There are a few things that can be blamed on less than amazing filmmaking, though. It's clear from his comic work and Dawn of the Dead that Snyder does not have an ounce of subtlety in his being. The comic certainly didn't shy away from violence, being fairly grisly in places, but there's a difference between a panel showing something and a film lingering on it for several seconds. The fights are far crazier, and while I thought the choreography was actually pretty good and don't mind the speed ramping effect nearly as much as a lot of people, it was a big feeling of cognitive dissonance to see the heroes kicking people across rooms when the whole point of the story seemed to be about the fact that (except for Dr. Manhattan) these were just normal people who fought crime in costume for a living. I didn't mind a slight increase in vulgarity, but one of the sex scenes was really over the top too, not aided by the absurd choice in music. It wasn't the only occurrence of this either, with a lot of the choices either being too obvious or just seeming out of place with what was happening. I would have preferred an original score most of the time.
Not that the movie was all bad. I thought the entire relationship between the second Nite Owl and Silk Spectre was pretty laughable, and Veidt was pretty horribly miscast, but other than that the main cast did solid work despite there not being a big name among them, and in places excellent.
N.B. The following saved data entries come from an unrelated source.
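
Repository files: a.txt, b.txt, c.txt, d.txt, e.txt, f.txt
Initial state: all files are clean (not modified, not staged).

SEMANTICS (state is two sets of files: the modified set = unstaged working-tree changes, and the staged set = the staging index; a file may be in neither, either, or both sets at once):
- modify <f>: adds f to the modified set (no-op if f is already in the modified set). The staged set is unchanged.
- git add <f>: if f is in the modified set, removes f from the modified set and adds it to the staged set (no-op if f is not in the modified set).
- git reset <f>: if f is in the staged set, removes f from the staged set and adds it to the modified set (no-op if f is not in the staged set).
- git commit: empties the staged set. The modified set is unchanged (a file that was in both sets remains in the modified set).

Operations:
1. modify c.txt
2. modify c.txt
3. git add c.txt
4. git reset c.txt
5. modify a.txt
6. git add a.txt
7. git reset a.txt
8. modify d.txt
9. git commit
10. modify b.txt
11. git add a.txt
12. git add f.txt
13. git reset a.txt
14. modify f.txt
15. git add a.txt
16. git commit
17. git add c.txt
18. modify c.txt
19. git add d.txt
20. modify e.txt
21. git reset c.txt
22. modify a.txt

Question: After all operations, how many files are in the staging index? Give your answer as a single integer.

After op 1 (modify c.txt): modified={c.txt} staged={none}
After op 2 (modify c.txt): modified={c.txt} staged={none}
After op 3 (git add c.txt): modified={none} staged={c.txt}
After op 4 (git reset c.txt): modified={c.txt} staged={none}
After op 5 (modify a.txt): modified={a.txt, c.txt} staged={none}
After op 6 (git add a.txt): modified={c.txt} staged={a.txt}
After op 7 (git reset a.txt): modified={a.txt, c.txt} staged={none}
After op 8 (modify d.txt): modified={a.txt, c.txt, d.txt} staged={none}
After op 9 (git commit): modified={a.txt, c.txt, d.txt} staged={none}
After op 10 (modify b.txt): modified={a.txt, b.txt, c.txt, d.txt} staged={none}
After op 11 (git add a.txt): modified={b.txt, c.txt, d.txt} staged={a.txt}
After op 12 (git add f.txt): modified={b.txt, c.txt, d.txt} staged={a.txt}
After op 13 (git reset a.txt): modified={a.txt, b.txt, c.txt, d.txt} staged={none}
After op 14 (modify f.txt): modified={a.txt, b.txt, c.txt, d.txt, f.txt} staged={none}
After op 15 (git add a.txt): modified={b.txt, c.txt, d.txt, f.txt} staged={a.txt}
After op 16 (git commit): modified={b.txt, c.txt, d.txt, f.txt} staged={none}
After op 17 (git add c.txt): modified={b.txt, d.txt, f.txt} staged={c.txt}
After op 18 (modify c.txt): modified={b.txt, c.txt, d.txt, f.txt} staged={c.txt}
After op 19 (git add d.txt): modified={b.txt, c.txt, f.txt} staged={c.txt, d.txt}
After op 20 (modify e.txt): modified={b.txt, c.txt, e.txt, f.txt} staged={c.txt, d.txt}
After op 21 (git reset c.txt): modified={b.txt, c.txt, e.txt, f.txt} staged={d.txt}
After op 22 (modify a.txt): modified={a.txt, b.txt, c.txt, e.txt, f.txt} staged={d.txt}
Final staged set: {d.txt} -> count=1

Answer: 1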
Jackie Earle Haley's performance as Rorschach was 100% spot on, and just like in the comic, he easily stood out as the best character. It was very interesting to see the audience react more and more favorably to him as his actions become more and more psychotic. The Comedian also worked very well, and Carla Gugino was nice to see again even though most of the time she was covered in crappy "old person" makeup. There were a few other issues with makeup actually, especially the film's version of Richard Nixon, which was too comically out of place to take any of his scenes seriously. The changed ending actually seemed to work better within the existing plot and definitely would go over with a normal audience better, so I didn't mind that change terribly. All the little changes, missteps, and successes added up to a very long and divisive film, one that in general I liked but wasn't completely satisfied with. Still, an interesting experiment.